Like you, I am always glad to come to this fourth Sunday of Advent and its focus on Mary’s role in God’s plan for the redemption of the world. Mary is chosen by God to carry the holy child in her womb. Mary is both favoured and troubled by the angel’s message.

Gabriel assures Mary that what is to be conceived in her is of the Holy Spirit. Called to be the very vessel thorough whom the word of God becomes flesh of our flesh, Mary will be known through every age as Theotokos — the one who bears God. Through Mary, God will inhabit the world in the likeness of our human form, walk this earth and announce the reign of divine reconciliation, justice and peace for all people.

Of this moment of annunciation, much has been offered by way of commentary through the centuries.

I am personally intrigued by how Marie Azzarello, a sister of the Congrégation de Notre-Dame religious community in Montreal, speaks of the moment in her book, Mary: The First Disciple. She writes: “… in many analyses it is a moment of consent. She did consent but it is important to note that she freely gave her consent. Otherwise we see her only as a passive, docile, obedient woman rather than a strong and courageous woman, prepared to live with the Holy Spirit working in and through her life, one in whom the purposes of God are fulfilled not only for her own moment in time but indeed for all time”.

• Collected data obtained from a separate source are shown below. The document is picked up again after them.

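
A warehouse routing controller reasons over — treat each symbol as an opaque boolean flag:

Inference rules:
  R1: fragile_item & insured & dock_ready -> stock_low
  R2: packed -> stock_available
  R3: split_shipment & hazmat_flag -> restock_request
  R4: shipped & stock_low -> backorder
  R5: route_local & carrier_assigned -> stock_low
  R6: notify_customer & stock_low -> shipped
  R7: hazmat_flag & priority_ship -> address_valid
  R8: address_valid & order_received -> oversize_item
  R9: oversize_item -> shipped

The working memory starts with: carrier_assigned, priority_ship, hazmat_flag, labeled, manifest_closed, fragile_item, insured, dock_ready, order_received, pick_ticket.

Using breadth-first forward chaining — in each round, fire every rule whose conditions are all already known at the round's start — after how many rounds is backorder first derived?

[1] R1 [fragile_item & insured & dock_ready -> stock_low]; R7 [hazmat_flag & priority_ship -> address_valid]. ⇒ new: stock_low, address_valid.
[2] R8 [address_valid & order_received -> oversize_item]. ⇒ new: oversize_item.
[3] R9 [oversize_item -> shipped]. ⇒ new: shipped.
[4] R4 [shipped & stock_low -> backorder]. ⇒ new: backorder.
backorder first appears in round 4.

4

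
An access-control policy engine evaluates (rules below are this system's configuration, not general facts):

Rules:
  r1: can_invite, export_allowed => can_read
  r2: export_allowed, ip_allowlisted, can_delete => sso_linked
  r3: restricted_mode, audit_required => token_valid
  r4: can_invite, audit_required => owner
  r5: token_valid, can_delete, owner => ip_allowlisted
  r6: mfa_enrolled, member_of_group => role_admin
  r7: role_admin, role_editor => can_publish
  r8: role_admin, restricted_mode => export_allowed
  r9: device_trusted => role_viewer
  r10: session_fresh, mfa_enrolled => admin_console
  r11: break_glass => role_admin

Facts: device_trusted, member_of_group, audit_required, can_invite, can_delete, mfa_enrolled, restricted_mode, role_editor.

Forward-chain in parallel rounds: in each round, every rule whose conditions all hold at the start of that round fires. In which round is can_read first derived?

3

Round 1 fires r3, r4, r6, r9, giving token_valid, owner, role_admin, role_viewer.
Round 2 fires r5, r7, r8, giving ip_allowlisted, can_publish, export_allowed.
Round 3 fires r1, r2, giving can_read, sso_linked.
can_read first appears in round 3.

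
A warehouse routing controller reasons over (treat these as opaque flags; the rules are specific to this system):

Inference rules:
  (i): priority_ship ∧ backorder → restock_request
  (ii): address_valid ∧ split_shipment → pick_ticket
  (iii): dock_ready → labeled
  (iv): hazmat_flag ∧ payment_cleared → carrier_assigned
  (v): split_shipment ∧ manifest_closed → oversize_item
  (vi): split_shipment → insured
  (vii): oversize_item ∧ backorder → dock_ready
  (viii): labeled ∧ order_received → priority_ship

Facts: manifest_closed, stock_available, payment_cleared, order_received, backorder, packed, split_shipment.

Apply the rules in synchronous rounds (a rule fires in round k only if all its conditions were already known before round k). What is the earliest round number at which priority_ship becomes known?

4

[1] (v) [split_shipment ∧ manifest_closed → oversize_item]; (vi) [split_shipment → insured]. ⇒ new: oversize_item, insured.
[2] (vii) [oversize_item ∧ backorder → dock_ready]. ⇒ new: dock_ready.
[3] (iii) [dock_ready → labeled]. ⇒ new: labeled.
[4] (viii) [labeled ∧ order_received → priority_ship]. ⇒ new: priority_ship.
priority_ship first appears in round 4.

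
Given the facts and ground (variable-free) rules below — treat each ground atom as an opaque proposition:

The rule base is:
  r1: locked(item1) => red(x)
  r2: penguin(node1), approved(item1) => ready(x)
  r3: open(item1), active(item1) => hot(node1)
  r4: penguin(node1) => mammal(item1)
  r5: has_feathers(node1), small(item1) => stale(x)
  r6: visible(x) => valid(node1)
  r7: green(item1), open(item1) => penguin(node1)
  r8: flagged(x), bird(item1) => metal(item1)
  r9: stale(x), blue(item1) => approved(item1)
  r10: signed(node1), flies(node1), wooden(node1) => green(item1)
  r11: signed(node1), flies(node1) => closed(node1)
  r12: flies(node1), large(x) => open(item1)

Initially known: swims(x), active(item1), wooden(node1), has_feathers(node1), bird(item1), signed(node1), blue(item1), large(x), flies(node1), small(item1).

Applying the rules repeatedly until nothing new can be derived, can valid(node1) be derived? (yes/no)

Round 1 — r5, r10, r11, r12, derive stale(x), green(item1), closed(node1), open(item1).
Round 2 — r3, r7, r9, derive hot(node1), penguin(node1), approved(item1).
Round 3 — r2, r4, derive ready(x), mammal(item1).
Fixed point reached. valid(node1) is concluded only by r6; r6 needs visible(x) (never derived).

no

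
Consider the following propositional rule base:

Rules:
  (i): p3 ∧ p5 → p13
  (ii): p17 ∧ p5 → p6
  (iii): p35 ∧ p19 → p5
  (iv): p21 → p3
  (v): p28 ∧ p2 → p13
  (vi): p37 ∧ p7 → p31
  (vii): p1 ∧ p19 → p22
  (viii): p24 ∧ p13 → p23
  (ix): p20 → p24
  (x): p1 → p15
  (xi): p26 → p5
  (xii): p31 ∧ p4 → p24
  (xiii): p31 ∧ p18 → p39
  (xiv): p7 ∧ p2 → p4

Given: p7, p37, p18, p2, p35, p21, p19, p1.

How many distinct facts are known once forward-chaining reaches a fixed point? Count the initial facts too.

18

Round 1 — (iii), (iv), (vi), (vii), (x), (xiv), derive p5, p3, p31, p22, p15, p4.
Round 2 — (i), (xii), (xiii), derive p13, p24, p39.
Round 3 — (viii), derive p23.
Closure: {p1, p13, p15, p18, p19, p2, p21, p22, p23, p24, p3, p31, p35, p37, p39, p4, p5, p7} — 18 facts.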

Mary’s moment of annunciation is followed quickly by her visit to Elizabeth. As they greet one another, one’s word becomes known in time as the Hail Mary and the other as Mary’s Song or the Magnificat.

Of Mary’s Song “it would be taken,” writes Herbert O’Driscoll in Portrait of a Woman,“from her lips and be augmented into a mighty anthem echoing in basilica and cathedral. In the centuries long monastic round of daily offices it would be the song that welcomes the approach of evening, the center point around which a jewel called English evensong would revolved. Yet it would also be a dark and terrible song of revolution quoted in societies moving through political turmoil, or continents seething with a desire for change.”

Truly it is the song of so many in our day.

Of Mary’s Song, Azzarello writes, “to pray the Magnificat each day as a disciple of Jesus is to pray in union with Mary in joy, faith, and thanksgiving to God as the source of our being; it is to sing of God’s everlasting love and mercy which extends from age to age and to proclaim Mary’s hope in the fulfilment of the divine promises in favour of the whole of humanity… To pray the Magnificat is an expression of our desire to be honest about the state of our world and shows our conviction that the kingdom of God that Jesus preached is not a vision for an end time but a vision that begins now, in this world…”

This is strong commentary and it is a challenge to live the gospel of which we sing.

It leaves me pondering to what extent Mary’s Song is truly my song; the song of my life and my work; the song of the Church and its life and work in the world.